Par ailleurs, par rapport au débat sur la très faible représentativité des femmes au sein des partis politiques ainsi que l’atteinte de l’objectif de parité à l’horizon 2030, un spécialiste des questions électorales recommande à ce que les femmes ne soient plus celles qui accompagnent les mouvements de développement mais celles qui sont plutôt actrices et bénéficiaires.
«Il faudrait qu’au niveau des collectivités locales, du gouvernement, du parlement, des associations, dans le secteur privé qu’une attention particulière soit accordée aux femmes. Cela de façon concrète par l’aménagement des villes où, par exemple, les marchés et les bureaux administratifs doivent être aménagés de sorte à permettre aux femmes de développer leurs activités en gardant leurs enfants à côté.
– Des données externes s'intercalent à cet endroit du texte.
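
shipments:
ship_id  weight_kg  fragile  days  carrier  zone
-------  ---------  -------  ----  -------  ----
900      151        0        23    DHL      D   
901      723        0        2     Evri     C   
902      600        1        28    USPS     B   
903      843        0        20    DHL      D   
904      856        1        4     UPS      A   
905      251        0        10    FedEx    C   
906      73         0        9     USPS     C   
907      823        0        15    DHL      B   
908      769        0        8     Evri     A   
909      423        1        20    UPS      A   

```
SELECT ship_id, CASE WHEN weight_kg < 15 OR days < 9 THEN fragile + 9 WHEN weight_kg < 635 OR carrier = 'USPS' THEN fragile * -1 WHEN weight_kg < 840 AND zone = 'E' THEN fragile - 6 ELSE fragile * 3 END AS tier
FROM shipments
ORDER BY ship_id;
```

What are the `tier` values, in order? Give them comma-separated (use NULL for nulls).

0, 9, -1, 0, 10, 0, 0, 0, 9, -1

ship_id=900: weight_kg < 635 OR carrier = 'USPS' → 0
ship_id=901: weight_kg < 15 OR days < 9 → 9
ship_id=902: weight_kg < 635 OR carrier = 'USPS' → -1
ship_id=903: ELSE → 0
ship_id=904: weight_kg < 15 OR days < 9 → 10
ship_id=905: weight_kg < 635 OR carrier = 'USPS' → 0
ship_id=906: weight_kg < 635 OR carrier = 'USPS' → 0
ship_id=907: ELSE → 0
ship_id=908: weight_kg < 15 OR days < 9 → 9
ship_id=909: weight_kg < 635 OR carrier = 'USPS' → -1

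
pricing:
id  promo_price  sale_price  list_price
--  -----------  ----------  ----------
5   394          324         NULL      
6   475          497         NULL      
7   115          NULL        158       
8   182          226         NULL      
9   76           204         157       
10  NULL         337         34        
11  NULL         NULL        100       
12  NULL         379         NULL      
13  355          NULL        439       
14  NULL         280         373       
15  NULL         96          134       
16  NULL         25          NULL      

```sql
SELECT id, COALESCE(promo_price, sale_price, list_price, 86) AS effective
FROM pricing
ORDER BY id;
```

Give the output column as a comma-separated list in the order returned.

394, 475, 115, 182, 76, 337, 100, 379, 355, 280, 96, 25

id=5: promo_price=394 → 394
id=6: promo_price=475 → 475
id=7: promo_price=115 → 115
id=8: promo_price=182 → 182
id=9: promo_price=76 → 76
id=10: promo_price=NULL, sale_price=337 → 337
id=11: promo_price=NULL, sale_price=NULL, list_price=100 → 100
id=12: promo_price=NULL, sale_price=379 → 379
id=13: promo_price=355 → 355
id=14: promo_price=NULL, sale_price=280 → 280
id=15: promo_price=NULL, sale_price=96 → 96
id=16: promo_price=NULL, sale_price=25 → 25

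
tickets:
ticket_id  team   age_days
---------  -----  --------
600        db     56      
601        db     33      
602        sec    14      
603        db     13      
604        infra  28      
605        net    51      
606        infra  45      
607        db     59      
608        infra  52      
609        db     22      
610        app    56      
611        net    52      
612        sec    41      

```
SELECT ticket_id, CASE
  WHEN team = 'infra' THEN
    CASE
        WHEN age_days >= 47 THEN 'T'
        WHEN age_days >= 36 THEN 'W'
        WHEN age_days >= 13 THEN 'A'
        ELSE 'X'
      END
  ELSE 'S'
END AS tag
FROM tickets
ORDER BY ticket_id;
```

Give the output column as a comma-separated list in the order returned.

S, S, S, S, A, S, W, S, T, S, S, S, S

ticket_id=600: team='db' → outer ELSE → S
ticket_id=601: team='db' → outer ELSE → S
ticket_id=602: team='sec' → outer ELSE → S
ticket_id=603: team='db' → outer ELSE → S
ticket_id=604: team='infra' → inner[age_days >= 13] → A
ticket_id=605: team='net' → outer ELSE → S
ticket_id=606: team='infra' → inner[age_days >= 36] → W
ticket_id=607: team='db' → outer ELSE → S
ticket_id=608: team='infra' → inner[age_days >= 47] → T
ticket_id=609: team='db' → outer ELSE → S
ticket_id=610: team='app' → outer ELSE → S
ticket_id=611: team='net' → outer ELSE → S
ticket_id=612: team='sec' → outer ELSE → S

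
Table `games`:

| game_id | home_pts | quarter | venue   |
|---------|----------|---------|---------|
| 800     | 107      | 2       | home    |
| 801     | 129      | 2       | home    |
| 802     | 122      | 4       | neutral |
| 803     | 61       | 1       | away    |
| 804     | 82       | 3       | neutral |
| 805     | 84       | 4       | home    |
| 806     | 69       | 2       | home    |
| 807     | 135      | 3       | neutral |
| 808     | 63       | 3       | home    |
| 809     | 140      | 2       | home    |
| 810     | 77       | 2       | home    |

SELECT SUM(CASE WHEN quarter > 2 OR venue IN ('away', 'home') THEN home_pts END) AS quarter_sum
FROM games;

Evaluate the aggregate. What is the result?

game_id=800: ✓ → 107
game_id=801: ✓ → 129
game_id=802: ✓ → 122
game_id=803: ✓ → 61
game_id=804: ✓ → 82
game_id=805: ✓ → 84
game_id=806: ✓ → 69
game_id=807: ✓ → 135
game_id=808: ✓ → 63
game_id=809: ✓ → 140
game_id=810: ✓ → 77
quarter_sum = 107 + 129 + 122 + 61 + 82 + 84 + 69 + 135 + 63 + 140 + 77 = 1069

1069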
C’est-à-dire dans les garderies pour que les enfants de bas âges puissent libérer leurs mamans en étant dans un cadre éducatif qui les encadre au mieux. Et enfin, il faut lutter contre les violences sur toutes ses formes», a-t-il plaidé.
Représentant plus de la moitié de la population guinéenne, la femme guinéenne a un rôle prépondérant à jouer dans le cadre du développement socioéconomique du pays. C’est pourquoi le gouvernement guinéen et ses partenaires au développement doivent aujourd’hui avoir une politique nationale clairement définie en faveur de la promotion et de l’émancipation des femmes à tous les niveaux de la vie nationale.
C’est sans doute la seule option réaliste et raisonnable de lutter efficacement contre la pauvreté parce qu’elles représentent la frange la plus importante de la population et qui, curieusement, bénéficie de moins d’attention surtout par sa sous-représentativité dans les sphères clés de prise de décision. Pour donc gagner ce pari, il est impérieux de bannir sinon éradiquer tous les comportements et stéréotypes sexistes discriminatoires qui confinent la femme dans son rôle ‘’naturel’’ d’épouse et de mère de famille.